Numerical investigation of mixing performance in microchannel T-junction with wavy structure

Abstract

Mixing in chemical microreactors is a multi-scale processes as the transport mechanisms occur at different length scales. Since the small scale mixing depends mainly on molecular diffusion, a relatively long channel is necessary to achieve the desired mixing. To improve the mixing quality whilst keeping easy and simple manufacturing, an innovative design of microchannel T-junction with wavy structure is proposed to trigger secondary flow for enhanced chaotic mixing. To gain better understanding of the interplay of transport mechanism, we develop numerical model for micro-mixing in micro-channel T-junction with wavy structure; the model considers single phase mixing of laminar Newtonian miscible fluid and it solves for conservation of mass, momentum and species.

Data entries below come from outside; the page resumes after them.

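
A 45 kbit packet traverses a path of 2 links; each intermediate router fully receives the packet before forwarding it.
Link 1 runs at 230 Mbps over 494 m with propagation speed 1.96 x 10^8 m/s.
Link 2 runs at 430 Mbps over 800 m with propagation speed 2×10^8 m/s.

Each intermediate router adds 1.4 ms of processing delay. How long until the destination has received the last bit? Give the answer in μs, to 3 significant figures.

L = 45000 bits.
Transmission delays (L/R per hop): 195.652, 104.651 μs; sum = 300.303 μs.
Propagation delays (d/s per hop): 2.52041, 4 μs; sum = 6.52041 μs.
Processing at 1 router(s): 1 × 1.4 ms = 1400 μs.
End-to-end = 1710 μs.

1710 μs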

To ensure robust and accurate solutions, several discretization methods and mesh sizes were tested and compared; while to ensure fidelity of the comparison of mixing performance, we introduce the performance index (PI) concept for the first time in micromixing area. The numerical results suggest that the mixing quality and PI improves significantly for microchannel T-junction with wavy structure, especially at higher Reynolds number. The performance enhancement is also seen for all range of Schmidt numbers, wavy frequencies and amplitudes considered, which shows potential for several practical applications.